Exim doesn't use the maildirsize file itself, it's used for other
programs. For other programs, it's a cache. For Exim, in order to
create it, for any directory either not already present or where the
timestamp differs from the recorded one, Exim needs to readdir() the
directory.

If this is turned on globally, then all at once you're having to
readdir() pretty much every maildir directory on disk, from processes
fighting with each other, including multiple deliveries to the same
user.

I would suspect that you're thrashing memory. Testing against one user
wouldn't show problems, because the problem is when all the deliveries
are fighting each other at the same time.

Running "vmstat 1" whilst enabling this would confirm.

It might be possible to turn this on during a quiet time of day and let
it build; alternatively, you could duplicate local_delivery to have
"local_delivery" followed by "local_delivery_nosize" and on the first
set maildir_use_size_file and have a condition rule restricting it to a
subset of the userbase, which you can expand slowly.

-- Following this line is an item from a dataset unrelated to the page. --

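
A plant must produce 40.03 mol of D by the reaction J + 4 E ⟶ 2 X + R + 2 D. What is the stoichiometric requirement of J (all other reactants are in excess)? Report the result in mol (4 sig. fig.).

20.02 mol

n(D) = 40.03 mol
n(J) = (1/2) × 40.03 = 20.02 mol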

You might use a check on letter of the alphabet, or you might use
something like:
condition = ${if <{${nhash{SIZE_ROLLOUT_MAX}{$local_part@$domain}}}{SIZE_ROLLOUT}}
and set SIZE_ROLLOUT_MAX to, say, 20 and then increment SIZE_ROLLOUT
slowly to roll it out to 5% increments of your userbase.

Once you're at SIZE_ROLLOUT == SIZE_ROLLOUT_MAX and comfortable, remove
the second Router and the conditions on the first Router.

The other approach is to mess with the kernel tuning parameters to
increase the size or weighting given to the directory cache. I'm not
up-to-date on Linux VM tuning.

Regards,
-Phil